Show that the closed points of $\operatorname{Spec} R$ are exactly the elements of $\operatorname{maxSpec} R$ that is, every closed point of $\operatorname{Spec} R$ is maximal.
Proof attempt:
Let $\{\mathfrak{p}\} \subset \operatorname{Spec}$ be closed. Then $\overline{\{\mathfrak{p}\}} = \{\mathfrak{p}\}$, but $\overline{\{\mathfrak{p}\}}$ is the smallest closed set containing $\mathfrak{p}$ and since the closed sets of the spectrum are of form $V(I)=\{ \mathfrak{p} \in \operatorname{Spec}R \mid \mathfrak{p} \supset I\}$ the smallest one containing $\mathfrak{p}$ is $V(\mathfrak{p})$, thus $$\{\mathfrak{p}\} = \overline{\{\mathfrak{p}\}} = V(\mathfrak{p})$$ and so there doesn't exist any prime ideal $\mathfrak{q}$ of $\operatorname{Spec}$ properly containg $\mathfrak{p}$. Since every maximal ideal is prime this implies that no maximal ideal contains $\mathfrak{p}$ so $\mathfrak{p}$ must be maximal.

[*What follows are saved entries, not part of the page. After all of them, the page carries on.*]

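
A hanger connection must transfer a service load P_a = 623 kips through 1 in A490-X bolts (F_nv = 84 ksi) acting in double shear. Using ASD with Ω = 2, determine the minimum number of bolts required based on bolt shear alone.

10 bolts

A_b = π·1²/4 = 0.7854 in².
Per-bolt allowable strength R_n/Ω = 84 × 0.7854 × 2 / 2 = 65.97 kips.
n ≥ 623 / 65.97 = 9.443 → use 10 bolts.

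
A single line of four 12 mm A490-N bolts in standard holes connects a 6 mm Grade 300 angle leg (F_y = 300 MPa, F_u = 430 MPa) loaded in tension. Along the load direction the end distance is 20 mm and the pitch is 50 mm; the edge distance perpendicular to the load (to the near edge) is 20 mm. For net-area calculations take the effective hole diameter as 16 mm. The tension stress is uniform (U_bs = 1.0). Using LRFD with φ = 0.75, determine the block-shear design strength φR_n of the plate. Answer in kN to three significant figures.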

Is the idea here correct? I'm wondering if there exists a maximal ideal that isn't a prime which would contain $\mathfrak{p}$ which would make this conclusion false.
Your argument is correct. Remember that an ideal is prime if and only if the quotient is an integral domain, and maximal if and only if the quotient is a field. Thus any maximal ideal is prime.